But just when you’re ready to write off opener ‘Believe Again‘ as a lukewarm retread, the chorus arrives, bassist Chris Squire anchoring Davison’s feather-light cries with an earthy warmth; then midway through, Howe unleashes a sinister guitar break, punctuated by Downes’ fusion synth squalls. In eight minutes flat, the track manages to frustrate and delight in equal measure — exemplifying the overall half-excellence of ‘Heaven & Earth.’

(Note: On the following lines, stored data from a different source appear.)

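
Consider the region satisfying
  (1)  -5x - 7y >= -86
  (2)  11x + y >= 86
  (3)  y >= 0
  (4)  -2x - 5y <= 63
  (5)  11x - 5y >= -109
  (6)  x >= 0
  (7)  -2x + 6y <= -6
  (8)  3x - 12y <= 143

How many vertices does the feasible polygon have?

4

The feasible vertices (each the meet of two boundaries and inside every other half-plane) are:
  (86/5, 0)
  (279/22, 71/22)
  (86/11, 0)
  (261/34, 53/34)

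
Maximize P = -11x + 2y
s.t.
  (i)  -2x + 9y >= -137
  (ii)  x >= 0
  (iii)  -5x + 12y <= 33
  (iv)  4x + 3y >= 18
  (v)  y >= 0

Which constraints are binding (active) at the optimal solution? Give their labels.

(iii) and (iv)

Corner points and P = -11x + 2y:
  (137/2, 0) → P = -1507/2
  (13/7, 74/21) → P = -281/21
  (9/2, 0) → P = -99/2
The feasible region is unbounded (it extends along (9, 2), (12, 5)), but P strictly decreases along every unbounded feasible direction, so there is no improving ray and the maximum is attained at a vertex.

The maximum is at (13/7, 74/21). Substituting into each constraint, equality holds for (iii) and (iv); the remaining constraints have slack.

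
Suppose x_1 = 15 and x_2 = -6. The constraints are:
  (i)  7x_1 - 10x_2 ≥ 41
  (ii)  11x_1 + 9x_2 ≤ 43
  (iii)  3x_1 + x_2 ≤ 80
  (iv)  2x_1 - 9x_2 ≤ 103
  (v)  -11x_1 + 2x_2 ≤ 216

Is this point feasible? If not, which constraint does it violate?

not feasible — violates (ii)

Constraint (ii): 11x_1 + 9x_2 = 111, which is not ≤ 43. All other constraints are satisfied.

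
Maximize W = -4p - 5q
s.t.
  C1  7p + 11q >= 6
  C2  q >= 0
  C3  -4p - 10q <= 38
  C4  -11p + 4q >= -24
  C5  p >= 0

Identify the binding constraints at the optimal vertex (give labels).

Feasible corners and W = -4p - 5q:
  (6/7, 0) → W = -24/7
  (0, 6/11) → W = -30/11
  (24/11, 0) → W = -96/11
The feasible region is unbounded (it extends along (0, 1), (4, 11)), but W strictly decreases along every unbounded feasible direction, so there is no improving ray and the maximum is attained at a vertex.

The maximum is at (0, 6/11). Substituting into each constraint, equality holds for C1 and C5; the remaining constraints have slack.

C1 and C5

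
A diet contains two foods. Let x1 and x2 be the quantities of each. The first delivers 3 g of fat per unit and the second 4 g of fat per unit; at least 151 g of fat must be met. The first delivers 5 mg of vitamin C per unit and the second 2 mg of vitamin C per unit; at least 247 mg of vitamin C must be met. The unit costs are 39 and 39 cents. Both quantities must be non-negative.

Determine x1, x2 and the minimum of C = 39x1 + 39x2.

Corner points and C = 39x1 + 39x2:
  (0, 247/2) → C = 9633/2
  (151/3, 0) → C = 1963
  (49, 1) → C = 1950
The feasible region is unbounded (it extends along (0, 1), (1, 0)), but C strictly increases along every unbounded feasible direction, so there is no improving ray and the minimum is attained at a vertex.

The binding constraints are 3x1 + 4x2 = 151 and 5x1 + 2x2 = 247.
Solving simultaneously gives x1 = 49, x2 = 1.

x1 = 49, x2 = 1, minimum C = 1950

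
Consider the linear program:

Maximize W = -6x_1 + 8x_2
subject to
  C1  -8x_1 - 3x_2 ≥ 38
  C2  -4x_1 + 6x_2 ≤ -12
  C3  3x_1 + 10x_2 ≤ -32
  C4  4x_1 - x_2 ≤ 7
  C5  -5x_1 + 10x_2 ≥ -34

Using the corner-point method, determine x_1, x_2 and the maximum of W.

x_1 = -42/5, x_2 = -38/5, maximum W = -52/5

Feasible corners and W = -6x_1 + 8x_2:
  (-16/5, -62/15) → W = -208/15
  (-278/95, -462/95) → W = -2028/95
  (-42/5, -38/5) → W = -52/5

At the optimal vertex, -4x_1 + 6x_2 = -12 and -5x_1 + 10x_2 = -34.
Solving simultaneously gives x_1 = -42/5, x_2 = -38/5.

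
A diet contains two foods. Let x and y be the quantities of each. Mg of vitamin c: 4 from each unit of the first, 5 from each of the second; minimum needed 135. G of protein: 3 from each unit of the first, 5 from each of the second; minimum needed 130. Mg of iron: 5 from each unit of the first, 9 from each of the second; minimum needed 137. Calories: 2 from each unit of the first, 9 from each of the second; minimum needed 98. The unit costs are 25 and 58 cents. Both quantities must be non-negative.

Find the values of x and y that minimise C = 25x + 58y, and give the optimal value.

x = 40, y = 2, minimum C = 1116

The feasible region is unbounded (it extends along (0, 1), (1, 0)), but C strictly increases along every unbounded feasible direction, so there is no improving ray and the minimum is attained at a vertex.

The binding constraints are 3x + 5y = 130 and 2x + 9y = 98.
Solving simultaneously gives x = 40, y = 2.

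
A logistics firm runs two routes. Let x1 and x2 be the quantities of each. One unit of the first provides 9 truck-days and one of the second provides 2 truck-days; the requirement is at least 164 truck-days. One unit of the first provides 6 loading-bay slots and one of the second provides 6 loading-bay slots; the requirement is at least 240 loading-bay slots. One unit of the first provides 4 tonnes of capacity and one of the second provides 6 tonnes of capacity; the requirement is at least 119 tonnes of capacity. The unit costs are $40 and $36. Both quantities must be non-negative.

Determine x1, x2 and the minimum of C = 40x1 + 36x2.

x1 = 12, x2 = 28, minimum C = 1488

Extreme points and C = 40x1 + 36x2:
  (0, 82) → C = 2952
  (40, 0) → C = 1600
  (12, 28) → C = 1488
The feasible region is unbounded (it extends along (0, 1), (1, 0)), but C strictly increases along every unbounded feasible direction, so there is no improving ray and the minimum is attained at a vertex.

The binding constraints are 9x1 + 2x2 = 164 and 6x1 + 6x2 = 240.
Solving simultaneously gives x1 = 12, x2 = 28.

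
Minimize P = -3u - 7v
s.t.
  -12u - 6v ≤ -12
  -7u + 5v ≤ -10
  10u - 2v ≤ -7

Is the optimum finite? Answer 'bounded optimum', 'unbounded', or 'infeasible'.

infeasible

The boundaries -12u - 6v = -12 and -7u + 5v = -10 meet at (20/17, -6/17), but that point violates 10u - 2v ≤ -7. Every candidate vertex is excluded by some other constraint, so the feasible region is empty.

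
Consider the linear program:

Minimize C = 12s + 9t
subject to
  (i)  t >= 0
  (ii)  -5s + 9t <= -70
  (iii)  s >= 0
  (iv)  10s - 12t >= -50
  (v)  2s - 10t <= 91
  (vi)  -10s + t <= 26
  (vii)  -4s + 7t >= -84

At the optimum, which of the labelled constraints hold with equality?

(i) and (ii)

Corner points and C = 12s + 9t:
  (14, 0) → C = 168
  (21, 0) → C = 252
  (266, 140) → C = 4452

The minimum is at (14, 0). Substituting into each constraint, equality holds for (i) and (ii); the remaining constraints have slack.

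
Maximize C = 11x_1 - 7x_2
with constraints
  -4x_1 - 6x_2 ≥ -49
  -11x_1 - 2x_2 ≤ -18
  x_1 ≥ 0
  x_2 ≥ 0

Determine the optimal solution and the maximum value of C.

x_1 = 49/4, x_2 = 0, maximum C = 539/4

Extreme points and C = 11x_1 - 7x_2:
  (5/29, 467/58) → C = -3159/58
  (49/4, 0) → C = 539/4
  (18/11, 0) → C = 18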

The high points here rank among Yes’ finest work in decades — but reaching those heights is never easy. ’The Game’ is as solid a straight-ahead pop song as they’ve written since ’90125,’ riding a wordless vocoder hook and a lovely guitar fade-out — but it’s marred by a vague, hippie-dippie lyrical style and a paper-thin drum sound that might as well be looped from a Casio. The acoustic ballad ’To Ascend’ wastes Howe’s yearning 12-string and lovely harmonizing from Squire and Davison, weirdly transitioning to a bouncy, anti-climactic new-age chorus (“Taking the time on a wing and a prayer / A wounded bird in the hand / With the eyes of a child / Come to understand“).

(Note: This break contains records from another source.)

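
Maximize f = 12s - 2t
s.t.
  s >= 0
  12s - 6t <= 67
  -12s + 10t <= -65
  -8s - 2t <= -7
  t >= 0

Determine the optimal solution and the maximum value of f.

s = 35/6, t = 1/2, maximum f = 69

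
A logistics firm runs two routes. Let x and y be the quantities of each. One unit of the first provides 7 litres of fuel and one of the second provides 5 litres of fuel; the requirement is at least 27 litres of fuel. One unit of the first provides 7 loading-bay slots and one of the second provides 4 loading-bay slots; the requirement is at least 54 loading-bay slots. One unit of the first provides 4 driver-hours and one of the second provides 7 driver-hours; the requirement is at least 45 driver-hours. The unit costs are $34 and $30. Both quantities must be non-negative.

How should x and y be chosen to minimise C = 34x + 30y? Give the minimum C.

x = 6, y = 3, minimum C = 294

Corner points and C = 34x + 30y:
  (0, 27/2) → C = 405
  (45/4, 0) → C = 765/2
  (6, 3) → C = 294
The feasible region is unbounded (it extends along (0, 1), (1, 0)), but C strictly increases along every unbounded feasible direction, so there is no improving ray and the minimum is attained at a vertex.

At the optimal vertex, 7x + 4y = 54 and 4x + 7y = 45.
Solving simultaneously gives x = 6, y = 3.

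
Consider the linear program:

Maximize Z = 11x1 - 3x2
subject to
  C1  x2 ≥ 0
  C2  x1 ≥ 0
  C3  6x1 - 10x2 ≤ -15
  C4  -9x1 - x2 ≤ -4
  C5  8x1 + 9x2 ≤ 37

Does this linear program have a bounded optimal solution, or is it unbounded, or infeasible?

Feasible corners and Z = 11x1 - 3x2:
  (0, 4) → Z = -12
  (0, 37/9) → Z = -37/3
  (25/96, 53/32) → Z = -101/48
  (235/134, 171/67) → Z = 1559/134
The feasible region has finitely many vertices and no improving ray; the maximum is 1559/134 at (235/134, 171/67).

bounded optimum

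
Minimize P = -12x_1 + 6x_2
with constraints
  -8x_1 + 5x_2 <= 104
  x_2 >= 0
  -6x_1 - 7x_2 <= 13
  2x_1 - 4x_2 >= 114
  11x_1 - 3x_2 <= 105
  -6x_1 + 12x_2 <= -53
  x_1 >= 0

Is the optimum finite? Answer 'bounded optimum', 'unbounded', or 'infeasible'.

The boundaries x_2 = 0 and 2x_1 - 4x_2 = 114 meet at (57, 0), but that point violates 11x_1 - 3x_2 ≤ 105. Every candidate vertex is excluded by some other constraint, so the feasible region is empty.

infeasible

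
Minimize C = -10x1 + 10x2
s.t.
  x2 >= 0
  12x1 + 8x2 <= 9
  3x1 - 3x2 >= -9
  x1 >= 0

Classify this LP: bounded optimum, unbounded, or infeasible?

Corner points and C = -10x1 + 10x2:
  (3/4, 0) → C = -15/2
  (0, 0) → C = 0
  (0, 9/8) → C = 45/4
The feasible region has finitely many vertices and no improving ray; the minimum is -15/2 at (3/4, 0).

bounded optimum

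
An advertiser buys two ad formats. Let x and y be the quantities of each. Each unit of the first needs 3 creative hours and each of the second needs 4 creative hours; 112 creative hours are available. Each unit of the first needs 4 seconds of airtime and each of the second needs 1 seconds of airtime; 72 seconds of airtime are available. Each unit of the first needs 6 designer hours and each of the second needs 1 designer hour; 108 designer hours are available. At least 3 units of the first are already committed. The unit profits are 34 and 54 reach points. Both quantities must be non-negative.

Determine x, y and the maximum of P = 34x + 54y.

Corner points and P = 34x + 54y:
  (18, 0) → P = 612
  (3, 0) → P = 102
  (176/13, 232/13) → P = 1424
  (3, 103/4) → P = 2985/2

At the optimal vertex, 3x + 4y = 112 and x = 3.
Solving simultaneously gives x = 3, y = 103/4.

x = 3, y = 103/4, maximum P = 2985/2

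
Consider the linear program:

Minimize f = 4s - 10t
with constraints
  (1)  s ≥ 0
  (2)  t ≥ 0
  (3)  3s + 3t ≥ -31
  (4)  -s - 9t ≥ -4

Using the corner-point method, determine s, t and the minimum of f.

At the optimal vertex, s = 0 and -s - 9t = -4.
Solving simultaneously gives s = 0, t = 4/9.

s = 0, t = 4/9, minimum f = -40/9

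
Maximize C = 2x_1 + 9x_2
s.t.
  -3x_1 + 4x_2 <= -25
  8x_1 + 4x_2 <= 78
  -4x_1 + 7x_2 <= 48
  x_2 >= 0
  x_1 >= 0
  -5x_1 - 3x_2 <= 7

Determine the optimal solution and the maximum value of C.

x_1 = 103/11, x_2 = 17/22, maximum C = 565/22

Vertices and C = 2x_1 + 9x_2:
  (103/11, 17/22) → C = 565/22
  (25/3, 0) → C = 50/3
  (39/4, 0) → C = 39/2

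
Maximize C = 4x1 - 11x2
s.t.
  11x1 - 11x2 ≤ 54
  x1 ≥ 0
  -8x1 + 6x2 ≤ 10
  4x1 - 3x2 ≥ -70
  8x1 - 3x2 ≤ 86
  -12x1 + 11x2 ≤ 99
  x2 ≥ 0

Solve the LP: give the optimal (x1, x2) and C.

x1 = 54/11, x2 = 0, maximum C = 216/11

Extreme points and C = 4x1 - 11x2:
  (784/55, 514/55) → C = -2518/55
  (54/11, 0) → C = 216/11
  (0, 5/3) → C = -55/3
  (0, 0) → C = 0
  (91/4, 32) → C = -261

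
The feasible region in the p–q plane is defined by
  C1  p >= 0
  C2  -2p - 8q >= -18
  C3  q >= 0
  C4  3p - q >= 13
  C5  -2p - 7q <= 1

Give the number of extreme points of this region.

Of the 10 pairwise boundary intersections, those satisfying every inequality are:
  (9, 0)
  (61/13, 14/13)
  (13/3, 0)

3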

The songs — most of the time — aren’t the problem; it’s the way they’re captured on tape. Roy Thomas Baker, the man who once helped Queen realize their most grandiose sonic visions, doesn’t aim too high on ‘Heaven & Earth,’ offering the band a computerized sheen that doesn’t fit their organic, muscular strengths. The album was supposedly written and recorded on a tour-looming time crunch, and it often sounds like it: Alan White’s drums are often surprisingly loose, and a few sections (the timpani-synth intro to ‘Subway Walls,’ the chorus piano on ‘To Ascend’) feel stitched together and slightly out-of-synch, suggesting the players were never in the same room together.